La Suisse vote sur le plafonnement de la population à 10 millions lors d'un référendum que le gouvernement prévient pourrait être son « propre Brexit »
Les électeurs se rendent aux urnes dimanche pour se prononcer sur une initiative soutenue par l'UDC visant à limiter la population résidente à 10 millions d'ici 2050, une mesure que le gouvernement prévient pourrait rompre la libre circulation avec l'UE.
La Suisse organise un référendum très attendu le 14 juin 2026 qui pourrait remodeler ses relations avec l'Union européenne et redéfinir sa politique d'immigration. Le scrutin porte sur deux questions : une initiative populaire de droite visant à plafonner la population résidente permanente à 10 millions d'ici 2050, et une proposition gouvernementale distincte visant à restreindre l'accès à la fonction publique. Le plafonnement de la population a suscité le plus d'attention, ses opposants le décrivant comme un pas vers l'isolement et ses partisans comme une mesure de durabilité.
L'initiative
Soutenue par l'Union démocratique du centre (UDC), le plus grand parti au parlement, l'initiative « Non à 10 millions » modifierait la constitution pour obliger les autorités à agir une fois la population atteinte 9,5 millions. La Suisse compte actuellement entre 9,1 et 9,5 millions d'habitants, dont environ 27 % sont des résidents étrangers ou des citoyens nés à l'étranger, selon les sources. Les partisans citent des trains bondés, la hausse des coûts du logement, des services de santé sous pression et une pression sur le paysage naturel.

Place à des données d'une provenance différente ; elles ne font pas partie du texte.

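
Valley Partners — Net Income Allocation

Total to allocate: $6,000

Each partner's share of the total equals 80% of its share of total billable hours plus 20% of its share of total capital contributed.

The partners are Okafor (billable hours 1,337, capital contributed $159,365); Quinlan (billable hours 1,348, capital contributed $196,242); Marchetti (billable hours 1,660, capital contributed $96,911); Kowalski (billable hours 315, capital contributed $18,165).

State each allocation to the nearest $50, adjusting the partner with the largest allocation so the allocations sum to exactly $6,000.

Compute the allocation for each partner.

Okafor: $1,800 · Quinlan: $1,900 · Marchetti: $1,950 · Kowalski: $350

Billable hours total 4,660; capital contributed total 470,683.
Combined weights (80% billable hours + 20% capital contributed): Okafor 0.2972; Quinlan 0.3148; Marchetti 0.3262; Kowalski 0.0618.
Raw shares: Okafor 1,783.47; Quinlan 1,888.81; Marchetti 1,956.94; Kowalski 370.77.
Rounded to nearest $50: Okafor $1,800; Quinlan $1,900; Marchetti $1,950; Kowalski $350. Sum = $6,000.
No rounding difference to absorb.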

Si la population devait dépasser 10 millions, le gouvernement serait tenu de dénoncer l'accord bilatéral de libre circulation des personnes avec l'UE dans un délai de deux ans et pourrait également résilier d'autres accords sur l'asile et la sécurité.La Suisse est un petit pays qui ne peut pas s'étendre. Nous ne voulons pas recevoir toute l'Europe et toute la misère du monde.
Mises en garde contre l'isolement
Le gouvernement fédéral, tous les autres grands partis, les associations patronales et les syndicats s'opposent à l'initiative. Le ministre suisse de la Justice et de la Police, Beat Jans, a présenté les enjeux de manière crue.
Le cabinet estime que la mesure mettrait en péril la prospérité, la cohésion sociale, la sécurité intérieure et la tradition humanitaire de la Suisse. L'économiste en chef d'Economiesuisse, Rudolf Minsch, a prévenu que l'adoption de la proposition rendrait les relations avec l'UE beaucoup plus difficiles, et le lobby patronal affirme que les hôpitaux et les hôtels perdraient du personnel essentiel.Le 14 juin, la Suisse fera face à son propre Brexit. En cas de vote positif, nous nous retrouverions isolés.
Un électorat divisé
La campagne a révélé de profondes divisions. Les sondages publiés juste avant le vote indiquent un résultat extrêmement serré : 52 % d'opposants et 45 % de partisans, avec une large part d'indécis. Nils Fiechter, un parlementaire cantonal UDC de 29 ans originaire de Berne dont la mère est canadienne, se plaint que « l'immigration incontrôlée signifie que la Suisse n'est plus la Suisse ». En face, Helin Genis, une social-démocrate de 31 ans au conseil municipal de Berne issue d'une famille d'immigrés turcs, rejette ce discours.
Ce ne sont pas les immigrés qui fixent les loyers, qui augmentent les primes d'assurance maladie, ou qui prennent les décisions politiques en matière de logement, d'infrastructures ou d'investissements sociaux.
Ce que le vote pourrait déclencher
Si elle est adoptée, l'initiative obligerait le gouvernement à freiner l'immigration nette une fois que le nombre de résidents atteindrait 9,5 millions, potentiellement en plafonnant les subventions d'asile et en mettant fin aux droits de regroupement familial pour les travailleurs étrangers. Comme la plupart des immigrés viennent de pays de l'UE ou de l'AELE, la mesure de dernier recours serait une renégociation ou une annulation pure et simple du pacte de libre circulation avec Bruxelles, pierre angulaire de l'accès de la Suisse au marché unique.
- La population atteint 7,3 millions ; l'accord bilatéral de libre circulation avec l'UE entre en vigueur.
- Référendum sur le plafonnement de la population à 10 millions et le resserrement de l'accès à la fonction publique.
- Date limite à laquelle la population résidente ne doit pas dépasser 10 millions selon l'amendement constitutionnel proposé.
Une deuxième question de vote
La deuxième question du scrutin concerne un projet de loi gouvernemental qui resserrerait les conditions d'admission à la fonction publique. La proposition émerge dans le contexte de la guerre en Ukraine et des tensions géopolitiques plus larges, même si le plafonnement de la population a dominé le débat public.